La escenografía del anuncio de la Ley Antibúnker, las dudas sobre un viaje oficial a China y la disputa por el destino de los bienes incautados al narcotráfico marcan una nueva semana de rumores, internas y controversias en la política cordobesa.

Armados y encapuchados / ¿Quién pagó el viaje? / Los autos en la mira

Armados y encapuchados

La presentación del Proyecto de Ley Antibúnker se hizo en la sala de situación del Panal y la puesta en escena llamó la atención de algunos asistentes: todos los jefes policiales y de fuerzas de seguridad se sentaron alrededor de la mesa presidida por el gobernador, el ministro Quinteros y el de Justicia, Julián López. Pero el detalle de seis efectivos con armas largas y encapuchados completaban la escena recreando situaciones que se repiten en México cuando los fiscales anuncian una captura resonante.

«¿Quién controla a quién? ¿el poder político a la policía o la policía al Ejecutivo? La foto ofrece muchas lecturas y nadie cree que Llaryora necesita ser escoltado por un oficial con el rostro cubierto y armado con un fusil de asalto: es un mensaje a favor de la mano dura y señala el grado de influencia que la policía ejerce sobre las autoridades constitucionales», decía un experto en comunicación política.

Hasta la oposición se hizo eco de la imagen proyectada desde el Centro Cívico y habló de sobreactuación, tal como señaló en los comentarios Walter Nostrala, del Frente Cívico: «Parecía que le estaba declarando la guerra al narco y resulta que anunciaba una ley que ya tiene acuerdo nuestro para la aprobación», nos decía un legislador radical.

¿Quién pagó el viaje?

Después del escándalo por el viaje de Manuel Adorni con su esposa a Nueva York, el gobernador quiso prevenirse y ordenó que ningún funcionario viajara al Mundial. Incluso algunos ministros tenían planes o hasta reservas para ir a algunos partidos de la selección y tuvieron que cancelarlos.
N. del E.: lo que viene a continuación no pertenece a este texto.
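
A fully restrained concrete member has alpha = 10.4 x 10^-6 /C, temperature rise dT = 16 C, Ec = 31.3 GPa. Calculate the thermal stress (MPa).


sigma = alpha * dT * Ec
= 10.4e-6 * 16 * 31.3 * 1000
= 5.208 MPa

5.208


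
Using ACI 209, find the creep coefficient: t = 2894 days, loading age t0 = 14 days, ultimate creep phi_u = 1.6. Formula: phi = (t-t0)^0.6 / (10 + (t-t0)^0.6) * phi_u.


dt = 2894 - 14 = 2880
phi = 2880^0.6 / (10 + 2880^0.6) * 1.6
= 1.476

1.476


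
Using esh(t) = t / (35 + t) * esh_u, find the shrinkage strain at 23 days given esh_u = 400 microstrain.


esh(23) = 23 / (35 + 23) * 400
= 23 / 58 * 400
= 158.6 microstrain

158.6


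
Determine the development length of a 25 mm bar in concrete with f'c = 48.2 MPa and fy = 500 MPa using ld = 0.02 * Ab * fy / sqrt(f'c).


Ab = pi * 25^2 / 4 = 490.874 mm2
ld = 0.02 * 490.874 * 500 / sqrt(48.2)
= 707.0 mm

707.0


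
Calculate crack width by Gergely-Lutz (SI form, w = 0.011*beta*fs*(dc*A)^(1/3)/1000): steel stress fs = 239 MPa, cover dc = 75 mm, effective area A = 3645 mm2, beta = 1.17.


w = 0.011 * beta * fs * (dc * A)^(1/3) / 1000
= 0.011 * 1.17 * 239 * (75 * 3645)^(1/3) / 1000
= 0.2 mm

0.2


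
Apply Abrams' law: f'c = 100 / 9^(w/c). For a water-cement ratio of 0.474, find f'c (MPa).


f'c = 100 / 9^0.474
= 100 / 2.833
= 35.29 MPa

35.29


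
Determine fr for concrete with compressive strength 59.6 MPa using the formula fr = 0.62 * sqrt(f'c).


fr = 0.62 * sqrt(59.6)
= 4.786 MPa

4.786


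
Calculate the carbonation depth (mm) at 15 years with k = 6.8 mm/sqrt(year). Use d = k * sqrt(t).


depth = k * sqrt(t)
= 6.8 * sqrt(15)
= 26.34 mm

26.34


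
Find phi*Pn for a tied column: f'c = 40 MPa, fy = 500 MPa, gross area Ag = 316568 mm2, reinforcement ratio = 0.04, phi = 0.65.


Ast = rho * Ag = 0.04 * 316568 = 12662.72 mm2
phi*Pn = 0.65 * 0.80 * (0.85 * 40 * (316568 - 12662.72) + 500 * 12662.72) / 1000
= 8665.35 kN

8665.35


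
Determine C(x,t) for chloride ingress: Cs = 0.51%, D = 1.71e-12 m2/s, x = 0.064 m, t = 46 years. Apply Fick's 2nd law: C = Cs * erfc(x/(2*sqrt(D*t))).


t_seconds = 46 * 365.25 * 24 * 3600 = 1451649600.0 s
arg = 0.064 / (2 * sqrt(1.71e-12 * 1451649600.0))
= 0.6423
erfc(0.6423) = 0.3637
C = 0.51 * 0.3637 = 0.1855%

0.1855


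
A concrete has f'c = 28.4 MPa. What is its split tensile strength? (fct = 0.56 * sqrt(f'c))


fct = 0.56 * sqrt(28.4)
= 0.56 * 5.329
= 2.984 MPa

2.984


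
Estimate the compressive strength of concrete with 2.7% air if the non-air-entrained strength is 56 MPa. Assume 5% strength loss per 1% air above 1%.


Strength loss = (2.7 - 1) * 5 = 8.5%
f'c = 56 * (1 - 8.5/100)
= 51.24 MPa

51.24


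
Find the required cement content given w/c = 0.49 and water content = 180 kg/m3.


Cement = water / (w/c)
= 180 / 0.49
= 367.3 kg/m3

367.3


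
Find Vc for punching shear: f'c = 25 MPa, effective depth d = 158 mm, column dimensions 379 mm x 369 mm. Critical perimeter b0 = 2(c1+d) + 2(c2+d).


b0 = 2*(379 + 158) + 2*(369 + 158) = 2128 mm
Vc = 0.33 * sqrt(25) * 2128 * 158 / 1000
= 554.77 kN

554.77


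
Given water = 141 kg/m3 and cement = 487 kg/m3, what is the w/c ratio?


w/c = water / cement
w/c = 141 / 487 = 0.29

0.29


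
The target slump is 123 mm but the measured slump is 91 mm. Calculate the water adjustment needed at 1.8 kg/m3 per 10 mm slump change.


Difference = 123 - 91 = 32 mm
Water adjustment = 32 * 1.8 / 10 = 5.8 kg/m3

5.8


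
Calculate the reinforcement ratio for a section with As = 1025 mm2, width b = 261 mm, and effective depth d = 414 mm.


rho = As / (b * d)
= 1025 / (261 * 414)
= 0.0095

0.0095


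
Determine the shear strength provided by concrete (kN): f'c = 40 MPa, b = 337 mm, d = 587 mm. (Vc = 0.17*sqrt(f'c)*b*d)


Vc = 0.17 * sqrt(40) * 337 * 587 / 1000
= 212.69 kN

212.69


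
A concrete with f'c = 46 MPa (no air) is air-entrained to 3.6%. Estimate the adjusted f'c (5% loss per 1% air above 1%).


Strength loss = (3.6 - 1) * 5 = 13.0%
f'c = 46 * (1 - 13.0/100)
= 40.02 MPa

40.02


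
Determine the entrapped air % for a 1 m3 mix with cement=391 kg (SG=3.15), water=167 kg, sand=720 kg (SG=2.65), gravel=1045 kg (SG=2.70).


Vol cement = 391 / (3.15 * 1000) = 0.124127 m3
Vol water = 167 / 1000 = 0.167 m3
Vol sand = 720 / (2.65 * 1000) = 0.271698 m3
Vol gravel = 1045 / (2.70 * 1000) = 0.387037 m3
Total solid + water volume = 0.949862 m3
Air = (1 - 0.949862) * 100 = 5.01%

5.01


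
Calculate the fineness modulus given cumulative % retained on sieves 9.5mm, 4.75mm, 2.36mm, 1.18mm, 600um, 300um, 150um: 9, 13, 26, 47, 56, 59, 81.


FM = sum(cumulative % retained) / 100
= 291 / 100
= 2.91

2.91


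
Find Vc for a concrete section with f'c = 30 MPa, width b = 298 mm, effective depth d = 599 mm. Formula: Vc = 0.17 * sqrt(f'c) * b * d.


Vc = 0.17 * sqrt(30) * 298 * 599 / 1000
= 166.21 kN

166.21


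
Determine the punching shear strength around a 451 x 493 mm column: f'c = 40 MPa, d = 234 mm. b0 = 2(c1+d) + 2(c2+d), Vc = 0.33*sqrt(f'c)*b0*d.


b0 = 2*(451 + 234) + 2*(493 + 234) = 2824 mm
Vc = 0.33 * sqrt(40) * 2824 * 234 / 1000
= 1379.19 kN

1379.19


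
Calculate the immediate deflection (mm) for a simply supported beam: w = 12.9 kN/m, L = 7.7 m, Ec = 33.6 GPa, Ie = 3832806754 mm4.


Convert: L = 7.7 m = 7700 mm, Ec = 33.6 GPa = 33600 MPa
delta = 5 * 12.9 * 7700^4 / (384 * 33600 * 3832806754)
= 4.58 mm

4.58


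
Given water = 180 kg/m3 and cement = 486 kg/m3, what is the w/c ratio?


w/c = water / cement
w/c = 180 / 486 = 0.37

0.37


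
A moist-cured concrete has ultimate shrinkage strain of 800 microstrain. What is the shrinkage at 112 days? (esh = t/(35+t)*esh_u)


esh(112) = 112 / (35 + 112) * 800
= 112 / 147 * 800
= 609.5 microstrain

609.5


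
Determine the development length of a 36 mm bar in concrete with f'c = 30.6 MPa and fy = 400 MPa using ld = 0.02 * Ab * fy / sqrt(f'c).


Ab = pi * 36^2 / 4 = 1017.876 mm2
ld = 0.02 * 1017.876 * 400 / sqrt(30.6)
= 1472.1 mm

1472.1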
La orden se entendía por la sensibilidad de la gente ante los costosos gustos de la «casta» y el contraste con las penurias económicas de los ciudadanos de a pie.

Todo marchaba de acuerdo al plan (TMAP), hasta que una garganta profunda del ministerio de Finanzas hizo llegar el dato a los periodistas: El titular de esa cartera viajó a China, en misión oficial, acompañado por su esposa.
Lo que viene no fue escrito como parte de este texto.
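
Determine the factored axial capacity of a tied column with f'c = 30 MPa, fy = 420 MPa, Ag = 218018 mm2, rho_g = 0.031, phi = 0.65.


Ast = rho * Ag = 0.031 * 218018 = 6758.558 mm2
phi*Pn = 0.65 * 0.80 * (0.85 * 30 * (218018 - 6758.558) + 420 * 6758.558) / 1000
= 4277.37 kN

4277.37


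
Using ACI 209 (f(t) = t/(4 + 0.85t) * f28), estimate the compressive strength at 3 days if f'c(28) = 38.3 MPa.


f(3) = 3 / (4 + 0.85 * 3) * 38.3
= 3 / 6.55 * 38.3
= 17.54 MPa

17.54


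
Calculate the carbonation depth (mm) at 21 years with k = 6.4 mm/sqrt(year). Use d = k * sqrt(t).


depth = k * sqrt(t)
= 6.4 * sqrt(21)
= 29.33 mm

29.33


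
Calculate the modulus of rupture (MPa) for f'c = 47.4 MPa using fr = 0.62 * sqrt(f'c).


fr = 0.62 * sqrt(47.4)
= 4.269 MPa

4.269


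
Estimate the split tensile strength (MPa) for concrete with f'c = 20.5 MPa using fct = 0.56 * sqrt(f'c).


fct = 0.56 * sqrt(20.5)
= 0.56 * 4.528
= 2.536 MPa

2.536


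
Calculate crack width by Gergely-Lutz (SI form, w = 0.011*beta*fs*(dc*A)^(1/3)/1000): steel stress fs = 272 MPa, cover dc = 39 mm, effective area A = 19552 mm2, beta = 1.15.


w = 0.011 * beta * fs * (dc * A)^(1/3) / 1000
= 0.011 * 1.15 * 272 * (39 * 19552)^(1/3) / 1000
= 0.314 mm

0.314


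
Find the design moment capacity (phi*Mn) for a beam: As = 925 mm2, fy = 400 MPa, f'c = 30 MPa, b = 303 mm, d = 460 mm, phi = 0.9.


a = As * fy / (0.85 * f'c * b)
= 925 * 400 / (0.85 * 30 * 303)
= 47.8871 mm
Mn = As * fy * (d - a/2) / 10^6
= 161.3409 kN-m
phi*Mn = 0.9 * 161.3409 = 145.21 kN-m

145.21


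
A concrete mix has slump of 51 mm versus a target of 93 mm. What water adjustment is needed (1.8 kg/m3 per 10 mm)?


Difference = 93 - 51 = 42 mm
Water adjustment = 42 * 1.8 / 10 = 7.6 kg/m3

7.6


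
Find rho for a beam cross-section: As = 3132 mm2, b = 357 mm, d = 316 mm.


rho = As / (b * d)
= 3132 / (357 * 316)
= 0.0278

0.0278


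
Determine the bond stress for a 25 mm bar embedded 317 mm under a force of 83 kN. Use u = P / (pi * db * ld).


u = P / (pi * db * ld)
= 83 * 1000 / (pi * 25 * 317)
= 3.334 MPa

3.334


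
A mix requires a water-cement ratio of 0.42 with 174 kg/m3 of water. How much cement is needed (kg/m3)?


Cement = water / (w/c)
= 174 / 0.42
= 414.3 kg/m3

414.3


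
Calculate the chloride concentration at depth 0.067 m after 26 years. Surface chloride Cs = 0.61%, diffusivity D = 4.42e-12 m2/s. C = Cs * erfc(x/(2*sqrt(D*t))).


t_seconds = 26 * 365.25 * 24 * 3600 = 820497600.0 s
arg = 0.067 / (2 * sqrt(4.42e-12 * 820497600.0))
= 0.5563
erfc(0.5563) = 0.4315
C = 0.61 * 0.4315 = 0.2632%

0.2632


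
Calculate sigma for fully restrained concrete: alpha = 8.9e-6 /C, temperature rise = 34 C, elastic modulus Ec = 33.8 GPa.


sigma = alpha * dT * Ec
= 8.9e-6 * 34 * 33.8 * 1000
= 10.228 MPa

10.228


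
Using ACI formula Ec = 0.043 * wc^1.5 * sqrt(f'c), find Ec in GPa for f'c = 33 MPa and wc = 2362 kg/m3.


Ec = 0.043 * 2362^1.5 * sqrt(33) / 1000
= 28.36 GPa

28.36


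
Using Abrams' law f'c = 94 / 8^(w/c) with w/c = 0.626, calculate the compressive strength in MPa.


f'c = 94 / 8^0.626
= 94 / 3.676
= 25.57 MPa

25.57


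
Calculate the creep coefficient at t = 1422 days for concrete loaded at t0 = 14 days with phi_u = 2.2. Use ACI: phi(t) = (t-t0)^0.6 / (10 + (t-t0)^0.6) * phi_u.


dt = 1422 - 14 = 1408
phi = 1408^0.6 / (10 + 1408^0.6) * 2.2
= 1.948

1.948


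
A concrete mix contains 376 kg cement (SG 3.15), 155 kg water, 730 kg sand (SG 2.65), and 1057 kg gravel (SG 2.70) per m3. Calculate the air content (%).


Vol cement = 376 / (3.15 * 1000) = 0.119365 m3
Vol water = 155 / 1000 = 0.155 m3
Vol sand = 730 / (2.65 * 1000) = 0.275472 m3
Vol gravel = 1057 / (2.70 * 1000) = 0.391481 m3
Total solid + water volume = 0.941318 m3
Air = (1 - 0.941318) * 100 = 5.87%

5.87


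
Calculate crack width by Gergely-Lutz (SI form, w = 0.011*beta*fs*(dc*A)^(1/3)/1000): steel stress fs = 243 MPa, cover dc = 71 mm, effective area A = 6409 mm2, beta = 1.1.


w = 0.011 * beta * fs * (dc * A)^(1/3) / 1000
= 0.011 * 1.1 * 243 * (71 * 6409)^(1/3) / 1000
= 0.226 mm

0.226


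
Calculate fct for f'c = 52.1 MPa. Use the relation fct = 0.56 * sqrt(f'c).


fct = 0.56 * sqrt(52.1)
= 0.56 * 7.218
= 4.042 MPa

4.042


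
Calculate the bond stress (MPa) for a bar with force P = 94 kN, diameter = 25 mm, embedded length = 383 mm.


u = P / (pi * db * ld)
= 94 * 1000 / (pi * 25 * 383)
= 3.125 MPa

3.125


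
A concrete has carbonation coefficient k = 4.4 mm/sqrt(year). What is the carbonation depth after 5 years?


depth = k * sqrt(t)
= 4.4 * sqrt(5)
= 9.84 mm

9.84


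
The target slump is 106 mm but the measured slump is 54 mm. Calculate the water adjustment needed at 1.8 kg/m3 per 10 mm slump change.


Difference = 106 - 54 = 52 mm
Water adjustment = 52 * 1.8 / 10 = 9.4 kg/m3

9.4


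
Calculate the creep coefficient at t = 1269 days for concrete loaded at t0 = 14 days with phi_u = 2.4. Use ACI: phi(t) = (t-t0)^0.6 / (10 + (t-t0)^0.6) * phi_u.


dt = 1269 - 14 = 1255
phi = 1255^0.6 / (10 + 1255^0.6) * 2.4
= 2.108

2.108


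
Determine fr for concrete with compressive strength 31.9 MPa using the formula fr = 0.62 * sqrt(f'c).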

Hay quienes aseguran que solo lo protege a Acosta de la bronca del gobernador la confianza y los largos años de trabajo conjunto. La explicación fue que debe tener supervisión permanente ya que sufrió el «síndrome de burnout» -también conocido como «el del trabajador quemado»- por agotamiento físico, mental y emocional.

«No sé qué es peor – dice un legislador oficialista en estricto off – si el viaje o la explicación. No es bueno reconocer que un ministro clave sufrió un desborde por la presión del cargo».

Luis Juez vio una oportunidad y mandó a sus legisladores a pedir informes. «Si se pagó el viaje ella (por la esposa de Acosta) que muestre el comprobante de la transferencia a la agencia de viajes y cerramos el caso» dijo un miembro de esa bancada.

Los autos en la mira

La ley Antibúnker lleva algunos artículos que dan tela para cortar. Uno de los capítulos determina que los secuestros de autos y otros bienes deben destinarse en un 60 por ciento a la FPA, ya sea por la venta de los mismos o para el uso en sus brigadas de inteligencia criminal.

Hace pocos días se desarticuló una banda que operaba entre Córdoba y Jesús María y se incautaron varios autos y camionetas de alta gama y último modelo. También en los allanamientos que ordenó el fiscal antinarco Carlos Cornejo en barrios del sudeste de la ciudad. «Cada vez que hay operativos así – dice un alto comisionado policial – comienzan las consultas de jueces y funcionarios para que les asignen esos autos» y refleja la discrecionalidad que aún persiste por quedarse con el uso de vehículos costosos y lujosos.

Luego del caso de Oscar González, quien chocó a una docente que murió y a dos adolescentes que sufrieron graves secuelas, se reordenó el sistema, pero aún hay enormes grises en torno a quienes se destinan esos bienes y para que funciones.

«Nuestros investigadores se repiten usando autos que los narcos ya conocen, mientras que algunos funcionarios judiciales o políticos se mueven en autos de primeras marcas», sostuvo un miembro del ministerio de Justicia.